Health and freedom


Neric Acosta

For a vast majority of Filipinos, governance is made real or government’s presence manifest in the consistent delivery of basic social services.

Soaring terms like ‘Millennium Development Goals’ or ‘Human Development Index’ are best understood in terms of access to services that address health and education needs or livelihood opportunities.

We leave it to government or multilateral agencies to craft policy, package programs and prepare budgets, or raise the necessary revenue for elaborate mechanisms that reach significant numbers of people and families, but the success or effective reach of any of these programs are hinged on how readily and consistently beneficiaries experience access to or availability of a service.

For health services, this experience translates to having the kind of access to a doctor or medical practitioner even in remote areas of the country, or having the kind of medicines that help address various ailments. In what remains a deeply controversial policy initiative, the recently-enacted reproductive health law, mothers and women in general, especially in underserved or poor sections of the country, are given the access to information and methods to plan families or protect themselves from sexually-transmitted diseases.

All this is made possible or sustainable in terms of health insurance or the provision of larger healthcare schemes. Even in rural or urban poor areas, people are able to have the security—or the freedom—of being able to visit a clinic or see a doctor and have the kind of healthcare that protects their children and families and have the costs for these shouldered or largely subsidized.

This is the context within which the World Health Organization’s paean to President Benigno Aquino 3rd is to be understood. The WHO fittingly lauds the President for his “exemplary leadership” in boldly pursuing health policies that would “literally save millions of lives,” as the Regional Director of the WHO-Western Pacific Region Director
Dr. Shin Young-soo stated.

Not only is reproductive health a state policy now, but so is the taxation of alcohol and tobacco, or the Sin Tax Law, both of which propel the health agenda in the forefront of government action and poverty-reduction and healthcare-funding efforts. For over two decades both laws languished in Congress owing to formidable and sustained opposition from institutional and private sector forces. In the former case, it has been the Catholic Church resisting reproductive health, even challenging the law’s constitutionality before the Supreme Court. In the latter, the tobacco and alcohol lobby had proven intransigent to any measure that levies higher taxes on cigarette and alcohol products.

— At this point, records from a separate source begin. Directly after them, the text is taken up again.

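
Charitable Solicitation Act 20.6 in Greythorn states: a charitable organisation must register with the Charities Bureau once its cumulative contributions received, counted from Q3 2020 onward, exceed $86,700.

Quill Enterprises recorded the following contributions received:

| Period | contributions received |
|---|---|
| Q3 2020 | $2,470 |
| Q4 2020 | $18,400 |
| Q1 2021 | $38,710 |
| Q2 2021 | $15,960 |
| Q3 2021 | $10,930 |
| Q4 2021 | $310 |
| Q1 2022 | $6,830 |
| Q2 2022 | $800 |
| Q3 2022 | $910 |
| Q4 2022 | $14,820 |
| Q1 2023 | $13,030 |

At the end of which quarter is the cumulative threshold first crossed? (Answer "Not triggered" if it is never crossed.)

Q4 2021

Through Q3 2020: $2,470
Through Q4 2020: $20,870
Through Q1 2021: $59,580
Through Q2 2021: $75,540
Through Q3 2021: $86,470
Through Q4 2021: $86,780 ← exceeds threshold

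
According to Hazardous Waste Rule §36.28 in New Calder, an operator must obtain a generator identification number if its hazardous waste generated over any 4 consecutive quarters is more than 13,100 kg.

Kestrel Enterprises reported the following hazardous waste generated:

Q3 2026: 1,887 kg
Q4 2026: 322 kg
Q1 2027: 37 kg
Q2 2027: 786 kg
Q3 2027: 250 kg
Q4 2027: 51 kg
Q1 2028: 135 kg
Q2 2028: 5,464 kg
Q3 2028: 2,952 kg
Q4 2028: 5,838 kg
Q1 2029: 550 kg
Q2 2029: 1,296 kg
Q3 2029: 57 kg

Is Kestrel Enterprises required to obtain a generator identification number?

Yes

Q3 2026–Q2 2027: 1,887 kg + 322 kg + 37 kg + 786 kg = 3,032 kg (under)
Q4 2026–Q3 2027: 322 kg + 37 kg + 786 kg + 250 kg = 1,395 kg (under)
Q1 2027–Q4 2027: 37 kg + 786 kg + 250 kg + 51 kg = 1,124 kg (under)
Q2 2027–Q1 2028: 786 kg + 250 kg + 51 kg + 135 kg = 1,222 kg (under)
Q3 2027–Q2 2028: 250 kg + 51 kg + 135 kg + 5,464 kg = 5,900 kg (under)
Q4 2027–Q3 2028: 51 kg + 135 kg + 5,464 kg + 2,952 kg = 8,602 kg (under)
Q1 2028–Q4 2028: 135 kg + 5,464 kg + 2,952 kg + 5,838 kg = 14,389 kg (over)
Q2 2028–Q1 2029: 5,464 kg + 2,952 kg + 5,838 kg + 550 kg = 14,804 kg (over)
Q3 2028–Q2 2029: 2,952 kg + 5,838 kg + 550 kg + 1,296 kg = 10,636 kg (under)
Q4 2028–Q3 2029: 5,838 kg + 550 kg + 1,296 kg + 57 kg = 7,741 kg (under)
At least one window exceeds 13,100 kg.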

But this President fiercely bucked such redoubtable obstacles to social policy and utilized political capital where it mattered. The policy results are nothing short of phenomenal—remarkable breakthroughs in a political system long hobbled by special interests. The recent ratings on public trust bear this out patently: an approval rating in of 72 percent for a head of state in the middle of his six-year term.

In his speech before the WHO, the President pointed to the fact that such policies, inseparable from the widespread conditional cash transfers for the poorest segments of the population administered by the Department of Social Welfare and Development, are not simply pro-poor, but represent, in fact, a longer term strategic investment in a healthy, productive citizenry. Framing it in terms of freedom and democracy, the President underscored that health, as with education and employment, is inarguably a fundamental right:

“If we are to build a true regime of opportunities, then the most fundamental freedoms—freedom from hunger, as my father said; the freedom from unease afforded us by a secure nation; or the freedom to actively participate in our democracy—these must all be extended to every citizen, regardless of the circumstances of their birth.”

This is, in fact, an articulation of ‘tuwid na daan,’ beyond good governance, but in the fuller understanding of human development. Conventional economic analyses point to Gross Domestic Product indicators of goods and services bought and sold in a year, supposedly measuring a nation’s wealth. But as Nobel Economics laureate Amartya Sen would have it or as his famous book, ‘Development as Freedom,’ would put it, development ought to be understood in the language and indices of freedom.

Economics can set prices of any basic good or service, but the compelling issues in development are essentially, Sen would stress, about health, education, security, life spans and human aspirations. This returns us to the visceral experience of the rural housewife or the struggling mother in informal urban settlements who may not know the intricacies of public policy or budgetary imperatives, but can all too readily feel government’s presence in the form of Philhealth insurance coverage, or the freedom to visit the nearest clinic and be assured of medicines or inoculation for their children without fear or favor.

All these are about preventive solutions in the shorter term, but the President sees it in terms of sparking a “virtuous cycle of opportunity and inclusive growth” for the future—where children and families secure in their health and basic needs will contribute positively to society in the longer term.